In dit album staan onwaarschijnlijke liefdesrelaties centraal. Het is bij tijd en wijle wat weird, maar het is wel op het puntje van je stoel muziek. Het is toegankelijk en toch lekker progressief. Het is stevig, maar niet te metalig.
De band trapt af met The City of my Dreams. Na wat elektronische geluiden, knalt de band uit de speakers met het geluid dat je kent van “The Magical Mystery Machine”: heavy prog met een alternatief randje. Het nummer heeft bovendien een ambientachtig gedeelte, dat goed past en een fijn rustpunt is. Al met al is het wel herkenbaar PreHistoric Animals.
Living in a World of a Bliss wordt gekenmerkt door een jaren 80-geluid, met name door de toetsen. Zie het als een kruising tussen Cloak and Dagger Man van Camel en Your Woman van White Town, en met een herkenbaar PreHistoric Animals-refrein. Unbreakable gaat op dezelfde voet verder, zij het wat donkerder, met een Twin Peaks-/X Files-achtig intro, voordat de heavy gitaren het nummer verder inkleuren. Het nummer heeft een beklemmende sfeer en dat bevalt me wel. He is Number 4 heeft weer die gejaagde vibe die deze band sowieso kenmerkt, met een sterk refrein bovendien.
PreHistoric Animals bewaart overigens het beste voor het laatst. The Secret Society of Goodness is lekker progressief én symfonisch. Hier zet de band echt stappen. Een fris geluid, waar de herkenbare elementen en elektronica met name een symfonisch karakter krijgen. Wat mij betreft leggen de Zweden met deze song het fundament voor verder werk.
Met het rustige Nothing Has Changed but Everything is Different nemen de prehistorische dieren afscheid. Een gedragen, melancholisch, haast kerstachtig nummer. Ook dit nummer is zwaar symfonisch. Compleet met Brian May (Queen) -achtige solo. Het nummer eindigt als een song van Sufjan Stevens op zijn kerst cd’s.

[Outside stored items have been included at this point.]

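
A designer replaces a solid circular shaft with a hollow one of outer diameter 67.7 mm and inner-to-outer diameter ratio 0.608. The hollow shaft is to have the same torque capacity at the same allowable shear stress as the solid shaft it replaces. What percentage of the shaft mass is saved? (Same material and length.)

30.5 %

Equal τ_max and T ⇒ the solid shaft needs d_s³ = d_o³(1−k⁴), so d_s = 67.7·(1−0.608⁴)^(1/3) = 64.46 mm.
Area ratio A_h/A_s = d_o²(1−k²)/d_s² = (1−k²)/(1−k⁴)^(2/3) = 0.6952.
Mass saving = 1 − 0.6952 = 30.5 %.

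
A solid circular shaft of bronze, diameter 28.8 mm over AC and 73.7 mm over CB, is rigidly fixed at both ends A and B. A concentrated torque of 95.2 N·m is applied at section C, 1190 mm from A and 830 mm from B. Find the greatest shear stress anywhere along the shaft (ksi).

0.173 ksi

Compatibility: T_A·a/J_AC = T_B·b/J_CB with T_A + T_B = T₀.
J_AC = 6.75×10^-8 m⁴, J_CB = 2.90×10^-6 m⁴, so T_A = T₀·(J_AC/a)/((J_AC/a)+(J_CB/b)) = 1.524 N·m, T_B = 93.68 N·m.
τ in each portion: τ_AC = 3.25×10^5 Pa, τ_CB = 1.19×10^6 Pa; maximum is in CB.
τ_max = T_CB·r/J = 93.68·0.0369/2.90×10^-6 = 1.192×10^6 Pa.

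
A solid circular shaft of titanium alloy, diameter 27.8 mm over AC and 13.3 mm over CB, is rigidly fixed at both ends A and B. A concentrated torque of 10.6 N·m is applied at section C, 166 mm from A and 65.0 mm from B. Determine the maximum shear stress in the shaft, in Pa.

2.71e6 Pa

Compatibility: T_A·a/J_AC = T_B·b/J_CB with T_A + T_B = T₀.
J_AC = 5.86×10^-8 m⁴, J_CB = 3.07×10^-9 m⁴, so T_A = T₀·(J_AC/a)/((J_AC/a)+(J_CB/b)) = 9.349 N·m, T_B = 1.251 N·m.
τ in each portion: τ_AC = 2.22×10^6 Pa, τ_CB = 2.71×10^6 Pa; maximum is in CB.
τ_max = T_CB·r/J = 1.251·0.00665/3.07×10^-9 = 2.708×10^6 Pa.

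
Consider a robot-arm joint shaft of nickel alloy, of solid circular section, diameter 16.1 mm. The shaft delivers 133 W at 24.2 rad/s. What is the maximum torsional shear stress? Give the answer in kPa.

ω = 24.2 rad/s, so T = P/ω = 133 / 24.20 = 5.496 N·m.
J = πd⁴/32 = π(0.0161)⁴/32 = 6.596×10^-9 m⁴.
τ_max = T·r/J = 5.496 × 0.00805 / 6.596×10^-9 = 6.707×10^6 Pa.

6710 kPa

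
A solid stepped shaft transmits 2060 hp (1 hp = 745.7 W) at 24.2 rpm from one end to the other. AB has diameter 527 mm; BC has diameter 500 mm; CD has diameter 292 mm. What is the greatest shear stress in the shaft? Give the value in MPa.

ω = 2π·24.2/60 = 2.534 rad/s, so T = P/ω = 2060×745.7 / 2.534 = 606200 N·m.
Under the same torque, τ_max = 16T/(πd³) is largest where d is smallest — segment CD (d = 292 mm).
τ_max = 16·606200/(π·(0.292)³) = 1.240×10^8 Pa.

124 MPa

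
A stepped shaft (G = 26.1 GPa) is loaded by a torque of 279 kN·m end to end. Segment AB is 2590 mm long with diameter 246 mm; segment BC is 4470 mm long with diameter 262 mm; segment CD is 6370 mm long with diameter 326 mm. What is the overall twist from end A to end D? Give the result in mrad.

J_AB = π(0.246)⁴/32 = 3.60×10^-4 m⁴; J_BC = π(0.262)⁴/32 = 4.63×10^-4 m⁴; J_CD = π(0.326)⁴/32 = 1.11×10^-3 m⁴.
θ = (T/G)·Σ L_i/J_i = (279000/26.1×10⁹)·(2.59/3.60×10^-4 + 4.47/4.63×10^-4 + 6.37/1.11×10^-3) = 0.2417 rad.

242 mrad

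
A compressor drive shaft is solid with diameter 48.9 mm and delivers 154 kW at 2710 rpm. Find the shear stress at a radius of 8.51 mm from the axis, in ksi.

ω = 2π·2710/60 = 283.8 rad/s, so T = P/ω = 154×10³ / 283.8 = 542.7 N·m.
J = πd⁴/32 = π(0.0489)⁴/32 = 5.614×10^-7 m⁴.
Shear stress varies linearly with radius: τ = T·r/J = 542.7 × 0.00851 / 5.614×10^-7 = 8.227×10^6 Pa.

1.19 ksi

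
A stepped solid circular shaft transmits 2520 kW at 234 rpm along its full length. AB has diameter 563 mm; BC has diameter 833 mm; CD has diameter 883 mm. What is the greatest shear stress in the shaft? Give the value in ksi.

0.426 ksi

ω = 2π·234/60 = 24.50 rad/s, so T = P/ω = 2520×10³ / 24.50 = 102800 N·m.
Under the same torque, τ_max = 16T/(πd³) is largest where d is smallest — segment AB (d = 563 mm).
τ_max = 16·102800/(π·(0.563)³) = 2.935×10^6 Pa.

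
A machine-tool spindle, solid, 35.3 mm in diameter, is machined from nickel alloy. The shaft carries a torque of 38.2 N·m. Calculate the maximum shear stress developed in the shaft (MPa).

J = πd⁴/32 = π(0.0353)⁴/32 = 1.524×10^-7 m⁴.
τ_max = T·r/J = 38.20 × 0.0176 / 1.524×10^-7 = 4.423×10^6 Pa.

4.42 MPa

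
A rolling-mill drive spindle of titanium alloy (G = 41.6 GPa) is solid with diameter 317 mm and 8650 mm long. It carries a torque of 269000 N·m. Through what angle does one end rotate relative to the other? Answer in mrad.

J = πd⁴/32 = π(0.317)⁴/32 = 9.914×10^-4 m⁴.
θ = T·L/(G·J) = 269000 × 8.65 / (41.6×10⁹ × 9.914×10^-4) = 0.05642 rad.

56.4 mrad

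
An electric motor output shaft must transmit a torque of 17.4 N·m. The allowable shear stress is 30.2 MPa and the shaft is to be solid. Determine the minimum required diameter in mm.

14.3 mm

For a solid shaft τ_max = 16T/(πd³), so d = (16T/(π τ_allow))^(1/3) = (16·17.40/(π·3.02×10^7))^(1/3) = 0.01432 m.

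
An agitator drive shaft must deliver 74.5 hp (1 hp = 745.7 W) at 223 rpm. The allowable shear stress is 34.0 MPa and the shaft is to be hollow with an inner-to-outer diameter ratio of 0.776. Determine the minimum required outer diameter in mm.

82.4 mm

ω = 2π·223/60 = 23.35 rad/s, so T = P/ω = 74.5×745.7 / 23.35 = 2379 N·m.
For a hollow shaft with d_i/d_o = 0.776: τ_max = 16T/(π d_o³ (1−k⁴)), so d_o = [16T/(π τ_allow (1−k⁴))]^(1/3) = [16·2379/(π·3.40×10^7·0.6374)]^(1/3) = 0.08238 m.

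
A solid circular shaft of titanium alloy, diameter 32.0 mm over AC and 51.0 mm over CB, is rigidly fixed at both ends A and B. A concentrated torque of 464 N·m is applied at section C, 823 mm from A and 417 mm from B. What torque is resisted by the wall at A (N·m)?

Compatibility: T_A·a/J_AC = T_B·b/J_CB with T_A + T_B = T₀.
J_AC = 1.03×10^-7 m⁴, J_CB = 6.64×10^-7 m⁴, so T_A = T₀·(J_AC/a)/((J_AC/a)+(J_CB/b)) = 33.79 N·m, T_B = 430.2 N·m.

33.8 N·m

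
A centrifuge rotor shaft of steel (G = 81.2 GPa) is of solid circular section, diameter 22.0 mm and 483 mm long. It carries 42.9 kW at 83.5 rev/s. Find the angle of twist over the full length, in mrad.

21.1 mrad

ω = 2π·83.5 = 524.6 rad/s, so T = P/ω = 42.9×10³ / 524.6 = 81.77 N·m.
J = πd⁴/32 = π(0.0220)⁴/32 = 2.300×10^-8 m⁴.
θ = T·L/(G·J) = 81.77 × 0.483 / (81.2×10⁹ × 2.300×10^-8) = 0.02115 rad.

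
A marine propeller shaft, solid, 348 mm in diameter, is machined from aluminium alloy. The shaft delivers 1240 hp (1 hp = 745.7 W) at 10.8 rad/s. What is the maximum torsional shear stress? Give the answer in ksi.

1.50 ksi

ω = 10.8 rad/s, so T = P/ω = 1240×745.7 / 10.80 = 85620 N·m.
J = πd⁴/32 = π(0.348)⁴/32 = 1.440×10^-3 m⁴.
τ_max = T·r/J = 85620 × 0.174 / 1.440×10^-3 = 1.035×10^7 Pa.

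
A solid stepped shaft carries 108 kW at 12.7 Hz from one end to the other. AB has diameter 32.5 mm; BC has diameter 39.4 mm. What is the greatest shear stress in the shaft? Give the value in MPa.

ω = 2π·12.7 = 79.80 rad/s, so T = P/ω = 108×10³ / 79.80 = 1353 N·m.
Under the same torque, τ_max = 16T/(πd³) is largest where d is smallest — segment AB (d = 32.5 mm).
τ_max = 16·1353/(π·(0.0325)³) = 2.008×10^8 Pa.

201 MPa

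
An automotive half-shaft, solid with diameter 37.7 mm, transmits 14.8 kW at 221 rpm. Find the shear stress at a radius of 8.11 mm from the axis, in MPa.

ω = 2π·221/60 = 23.14 rad/s, so T = P/ω = 14.8×10³ / 23.14 = 639.5 N·m.
J = πd⁴/32 = π(0.0377)⁴/32 = 1.983×10^-7 m⁴.
Shear stress varies linearly with radius: τ = T·r/J = 639.5 × 0.00811 / 1.983×10^-7 = 2.615×10^7 Pa.

26.2 MPa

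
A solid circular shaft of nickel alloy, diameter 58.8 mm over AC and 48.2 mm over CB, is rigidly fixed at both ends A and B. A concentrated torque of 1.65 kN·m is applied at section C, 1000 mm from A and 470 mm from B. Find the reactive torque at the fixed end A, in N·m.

Compatibility: T_A·a/J_AC = T_B·b/J_CB with T_A + T_B = T₀.
J_AC = 1.17×10^-6 m⁴, J_CB = 5.30×10^-7 m⁴, so T_A = T₀·(J_AC/a)/((J_AC/a)+(J_CB/b)) = 841.5 N·m, T_B = 808.5 N·m.

842 N·m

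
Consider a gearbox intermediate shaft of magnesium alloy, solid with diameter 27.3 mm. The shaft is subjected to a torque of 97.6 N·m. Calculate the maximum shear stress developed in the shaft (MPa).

J = πd⁴/32 = π(0.0273)⁴/32 = 5.453×10^-8 m⁴.
τ_max = T·r/J = 97.60 × 0.0137 / 5.453×10^-8 = 2.443×10^7 Pa.

24.4 MPa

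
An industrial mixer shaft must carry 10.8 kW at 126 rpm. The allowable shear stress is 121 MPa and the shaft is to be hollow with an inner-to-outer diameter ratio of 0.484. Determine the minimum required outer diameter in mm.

ω = 2π·126/60 = 13.19 rad/s, so T = P/ω = 10.8×10³ / 13.19 = 818.5 N·m.
For a hollow shaft with d_i/d_o = 0.484: τ_max = 16T/(π d_o³ (1−k⁴)), so d_o = [16T/(π τ_allow (1−k⁴))]^(1/3) = [16·818.5/(π·1.21×10^8·0.9451)]^(1/3) = 0.03316 m.

33.2 mm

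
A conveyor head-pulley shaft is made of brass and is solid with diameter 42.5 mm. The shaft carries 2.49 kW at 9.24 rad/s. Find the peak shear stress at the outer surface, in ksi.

2.59 ksi

ω = 9.24 rad/s, so T = P/ω = 2.49×10³ / 9.240 = 269.5 N·m.
J = πd⁴/32 = π(0.0425)⁴/32 = 3.203×10^-7 m⁴.
τ_max = T·r/J = 269.5 × 0.0213 / 3.203×10^-7 = 1.788×10^7 Pa.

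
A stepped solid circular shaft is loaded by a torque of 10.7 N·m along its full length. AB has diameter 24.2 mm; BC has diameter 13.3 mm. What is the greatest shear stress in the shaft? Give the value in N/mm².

Under the same torque, τ_max = 16T/(πd³) is largest where d is smallest — segment BC (d = 13.3 mm).
τ_max = 16·10.70/(π·(0.0133)³) = 2.316×10^7 Pa.

23.2 N/mm²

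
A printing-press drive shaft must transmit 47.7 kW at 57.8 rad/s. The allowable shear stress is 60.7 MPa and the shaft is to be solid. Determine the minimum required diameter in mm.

41.1 mm

ω = 57.8 rad/s, so T = P/ω = 47.7×10³ / 57.80 = 825.3 N·m.
For a solid shaft τ_max = 16T/(πd³), so d = (16T/(π τ_allow))^(1/3) = (16·825.3/(π·6.07×10^7))^(1/3) = 0.04106 m.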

PreHistoric Animals maakt muziek die zowel toegankelijk als complex is; gelaagd en soms over the top; symfonisch, maar ook alternatief. Het bevreemdende thema van de nummers past daar dan ook weer bij. Plus, dat de songs soms nogal abrupt eindigen. Geen noot te veel wordt gespeeld. Mij bevalt dit allemaal wel. Wederom een sterke plaat van deze Scandinaviërs.